Quelques photos sont projetées sur les grands écrans de la salle d’audience. Janina affiche un sourire radieux en toutes circonstances. En balade dans les rues de Bruxelles, en week-end à la mer avec son époux, lors des nombreuses fêtes de famille entourées de ses petits-enfants.

Quand c’est trop dur, je prends ses châles dans mes bras

Janina est venue en Belgique après avoir perdu son travail en Pologne. " Pour acheter son ticket de bus, mes parents ont dû emprunter de l’argent aux voisins " confie Anna qui, adolescente, n’avait pas bien compris le départ de sa maman vers l’autre bout de l’Europe. " J’ai compris plus tard qu’elle l’avait fait pour nous ". Adulte, Anna va d’ailleurs rejoindre sa maman en Belgique. Mère et fille deviendront encore plus proches suite à la naissance de Sarah. " Depuis que sa petite-fille est née, maman était présente tout le temps pour nous. Son monde, c’était Sarah. Elles étaient très proches ".

Anna Panasewicz décrit une douleur comme au premier jour. Et le manque de sa maman au quotidien. " Quand c’est trop dur, je prends ses châles que j’ai gardés dans mes bras ".

Cette disparition brutale a aussi été très difficile pour sa petite-fille Sarah qui a vécu les journées de recherche et l’annonce du décès suite au 22 mars. " Après les attentats, Sarah faisait des crises d’angoisse. Tous les soirs, elle vomissait. Il n’y avait plus moyen de la mettre au lit ".

Janina a été enterrée le premier avril 2016 en présence de ses proches et de nombreuses familles et enfants qu’elle babysittait. " Ils l’appelaient Grana, notre grand-mère à tous ".

Gilles Laurent, victime décédée de l’attentat terroriste de Maelbeek.
Gilles Laurent, victime décédée de l’attentat terroriste de Maelbeek. © Tous droits réservés

Gilles Laurent dans le regard de ses sœurs

Trois sœurs, soudées et solidaires, sont ensuite venues parler de leur frère, Gilles Laurent.

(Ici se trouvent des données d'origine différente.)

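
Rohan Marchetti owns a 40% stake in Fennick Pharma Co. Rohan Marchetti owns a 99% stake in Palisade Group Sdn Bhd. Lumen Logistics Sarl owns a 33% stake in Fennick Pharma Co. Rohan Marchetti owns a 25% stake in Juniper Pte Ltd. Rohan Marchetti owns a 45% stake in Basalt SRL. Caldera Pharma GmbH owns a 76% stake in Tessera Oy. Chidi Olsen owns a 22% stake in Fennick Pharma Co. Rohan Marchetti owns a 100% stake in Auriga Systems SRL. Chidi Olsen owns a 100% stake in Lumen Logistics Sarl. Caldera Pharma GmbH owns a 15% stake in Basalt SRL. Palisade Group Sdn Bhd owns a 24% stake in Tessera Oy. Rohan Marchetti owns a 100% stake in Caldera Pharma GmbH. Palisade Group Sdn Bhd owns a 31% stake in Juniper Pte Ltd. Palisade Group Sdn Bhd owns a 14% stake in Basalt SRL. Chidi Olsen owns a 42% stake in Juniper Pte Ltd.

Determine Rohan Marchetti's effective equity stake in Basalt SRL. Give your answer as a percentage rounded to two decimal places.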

Pour elles, venir témoigner au Justitia est très difficile. " Ce procès est une re-plongée en enfer après 7 ans sur la voie de la reconstruction ". Sylvie, Marlène et Alice ne voulaient pas prendre part au procès au départ mais après réflexion, elles ont pensé que " c’est l’unique moment pour faire connaître notre frère Gilles à qui vous avez ôté la vie messieurs un matin de printemps ". Deux des sœurs vont prendre la parole. La troisième se joint au témoignage mais pour elle, c’est trop dur de s'exprimer. 

Gilles Laurent était ingénieur du son. Originaire de Bouillon, il vivait à Tokyo avec son épouse et ses deux petites-filles âgées de 4 et 6 ans en 2016. Mais en mars, il est en Belgique pour réaliser le montage de son premier film " La terre abandonnée ", consacré à la catastrophe de Fukushima. Le 22 mars, il avait pris le métro pour aller travailler, il devait mettre un point final au montage.

Après l’attaque et sans nouvelles de Gilles, la famille remue ciel et terre pour le retrouver. Se rendant à Maelbeek, multipliant les posts sur les réseaux sociaux, … Le lendemain, ils sont invitées à l’hôpital militaire de Neder-Over-Hembeek pour déposer des affaires qui pourraient identifier Gilles. " Mais on est sourds, on pense que c’est juste pour l’exclure de la liste ".

Les jours passent, l’espoir garde une petite place mais s’envole définitivement avec la venue du policier du DVI venu confirmer la mort de Gilles. Sylvie Laurent refuse d’y croire tant la nouvelle est violente, inimaginable. " C’est le déni ". Elle prend la route avec son époux. " Il faut aller l’annoncer à mes sœurs, à mon papa. On ne sort pas indemne d’une telle épreuve ".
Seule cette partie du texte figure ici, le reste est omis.